Another advantage of the method of the invention is that the possibility of pipe damage due to external impacts is significantly reduced. The pipe of the present invention will only experience localized impressions or depressions when subjected to most external impacts that would rupture a bare pipe. Also,
Other impacts, such as impressions or dents in bare pipes, cause little damage to the pipes of the present invention.

Various modifications can be made to the method of the invention without departing from the scope of the invention.
For example, in addition to applying multiple layers of the wrapping material 14 of unidirectional fibers 18, multiple layers of the outer covering 16 may be applied to the wrapping material 14.
They can also be coated alternately or non-alternately. In addition, the viscous substance described in the first embodiment is not limited to the above-mentioned enamel, but may also be a resin, urethane, epoxy, paint, etc. that completely coats the fibers and leaches moisture and other corrosive solutions. Other viscous substances that prevent These materials harden by simply being left alone or by heating, cooling, chemical reaction, moisture, ultraviolet light, etc., and bond filaments together or between filaments and pipes.
It also holds or bonds the filament in place.

Additionally, the technique of the method of the present invention can be applied to any type of pipe of any diameter with properties comparable to metals such as stainless steel, aluminum, copper, brass, etc., imparting the improved properties mentioned above. , moreover, the individual characteristics of these pipes (for example high corrosion resistance in the case of copper pipes) can be preserved.

The method of the invention dramatically increases fracture resistance,
It therefore extends the service life of the pipe and is therefore particularly suitable for pipes used in harsh environments. For example, the strength and break resistance of the pipe is significantly increased so that the pipe does not need to be repaired or replaced.
If not completely eliminated, it is significantly reduced.

Furthermore, the principles of the method of the invention can also be applied to high stress points in pipes, such as seams and longitudinal welds, to provide the improvements described above.
The present invention can also be used to stop or slow the propagation of ductile cracks in pipes. In some cases, cracks may not propagate at all.

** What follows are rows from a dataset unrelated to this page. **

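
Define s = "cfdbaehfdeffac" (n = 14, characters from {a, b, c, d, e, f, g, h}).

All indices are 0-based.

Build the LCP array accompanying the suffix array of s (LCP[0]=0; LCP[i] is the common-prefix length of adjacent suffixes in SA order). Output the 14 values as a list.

[0, 1, 0, 0, 1, 0, 1, 0, 1, 0, 1, 2, 1, 0]

rank→(start, suffix):
  0 → (12, 'ac')
  1 → (4, 'aehfdeffac')
  2 → (3, 'baehfdeffac')
  3 → (13, 'c')
  4 → (0, 'cfdbaehfdeffac')
  5 → (2, 'dbaehfdeffac')
  6 → (8, 'deffac')
  7 → (9, 'effac')
  8 → (5, 'ehfdeffac')
  9 → (11, 'fac')
  10 → (1, 'fdbaehfdeffac')
  11 → (7, 'fdeffac')
  12 → (10, 'ffac')
  13 → (6, 'hfdeffac')

SA = [12, 4, 3, 13, 0, 2, 8, 9, 5, 11, 1, 7, 10, 6]
rank  pair      lcp
   1  s[12:],s[4:]  1  'a'
   2  s[4:],s[3:]  0  ''
   3  s[3:],s[13:]  0  ''
   4  s[13:],s[0:]  1  'c'
   5  s[0:],s[2:]  0  ''
   6  s[2:],s[8:]  1  'd'
   7  s[8:],s[9:]  0  ''
   8  s[9:],s[5:]  1  'e'
   9  s[5:],s[11:]  0  ''
  10  s[11:],s[1:]  1  'f'
  11  s[1:],s[7:]  2  'fd'
  12  s[7:],s[10:]  1  'f'
  13  s[10:],s[6:]  0  ''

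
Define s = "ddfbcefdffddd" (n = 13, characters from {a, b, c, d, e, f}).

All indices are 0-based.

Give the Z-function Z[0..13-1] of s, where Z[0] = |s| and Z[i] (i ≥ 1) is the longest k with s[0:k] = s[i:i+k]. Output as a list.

[13, 1, 0, 0, 0, 0, 0, 1, 0, 0, 2, 2, 1]

Z[0]=13
i=1: i≥r, start 0; Z[1]=1 extend→box=[1,2)
i=2: i≥r, start 0; Z[2]=0
i=3: i≥r, start 0; Z[3]=0
i=4: i≥r, start 0; Z[4]=0
i=5: i≥r, start 0; Z[5]=0
i=6: i≥r, start 0; Z[6]=0
i=7: i≥r, start 0; Z[7]=1 extend→box=[7,8)
i=8: i≥r, start 0; Z[8]=0
i=9: i≥r, start 0; Z[9]=0
i=10: i≥r, start 0; Z[10]=2 extend→box=[10,12)
i=11: min(r-i=1, Z[1]=1)=1; Z[11]=2 extend→box=[11,13)
i=12: min(r-i=1, Z[1]=1)=1; Z[12]=1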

Although the embodiments of the present invention have been described above, it will be obvious to those skilled in the art that the present invention can be implemented in various forms within the spirit and scope thereof.

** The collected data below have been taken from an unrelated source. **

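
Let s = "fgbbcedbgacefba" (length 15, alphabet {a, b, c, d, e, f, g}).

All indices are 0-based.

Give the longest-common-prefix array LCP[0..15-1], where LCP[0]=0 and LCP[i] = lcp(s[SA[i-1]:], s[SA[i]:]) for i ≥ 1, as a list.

[0, 1, 0, 1, 1, 1, 0, 2, 0, 0, 1, 0, 1, 0, 1]

rank | idx | suffix
   0 |  14 | a
   1 |   9 | acefba
   2 |  13 | ba
   3 |   2 | bbcedbgacefba
   4 |   3 | bcedbgacefba
   5 |   7 | bgacefba
   6 |   4 | cedbgacefba
   7 |  10 | cefba
   8 |   6 | dbgacefba
   9 |   5 | edbgacefba
  10 |  11 | efba
  11 |  12 | fba
  12 |   0 | fgbbcedbgacefba
  13 |   8 | gacefba
  14 |   1 | gbbcedbgacefba

SA = [14, 9, 13, 2, 3, 7, 4, 10, 6, 5, 11, 12, 0, 8, 1]
i: (SA[i-1],SA[i]) lcp shared
  1: (14,9) 1 'a'
  2: (9,13) 0 ''
  3: (13,2) 1 'b'
  4: (2,3) 1 'b'
  5: (3,7) 1 'b'
  6: (7,4) 0 ''
  7: (4,10) 2 'ce'
  8: (10,6) 0 ''
  9: (6,5) 0 ''
  10: (5,11) 1 'e'
  11: (11,12) 0 ''
  12: (12,0) 1 'f'
  13: (0,8) 0 ''
  14: (8,1) 1 'g'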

[Brief explanation of drawings]

1-3 are perspective views of a pipe showing the sequential steps in treating the pipe according to the method of the present invention.
4-6 are partially enlarged views of various embodiments of unidirectional fiber wrapping materials that can be used in the method of the invention. In the figure, 10 is a pipe, 12 is a discharge head, 14
is the wrapping material (web), 16 is the outer cover, 18 is the fiber,
20 is a fiber bundle.

Claims (1)

[Claims] 1. A method of treating a metal pipe to increase axial ductile fracture resistance, comprising a wrapping step of wrapping a plurality of continuous unidirectional high strength non-metallic fibers around the metal pipe; The fibers are bonded to each other and to the metal pipe by applying to either or both the metal pipe and the fibers a viscous substance which together forms a homogeneous matrix that is bonded to the metal pipe. the fibers absorb some of the stress in the circumferential direction of the pipe, and the pipe itself absorbs stress in the longitudinal direction; The bursting strength in the circumferential direction is controlled to be equal to the bursting strength in the longitudinal direction, and the fibers are stretched with a minimum tension so that they have an angle of slightly less than 90° with respect to the axis of the pipe. A method for treating a pipe, characterized in that the fibers are wound around the pipe so that the fibers have a thickness that prevents the propagation of ductile cracks in the axial direction of the pipe.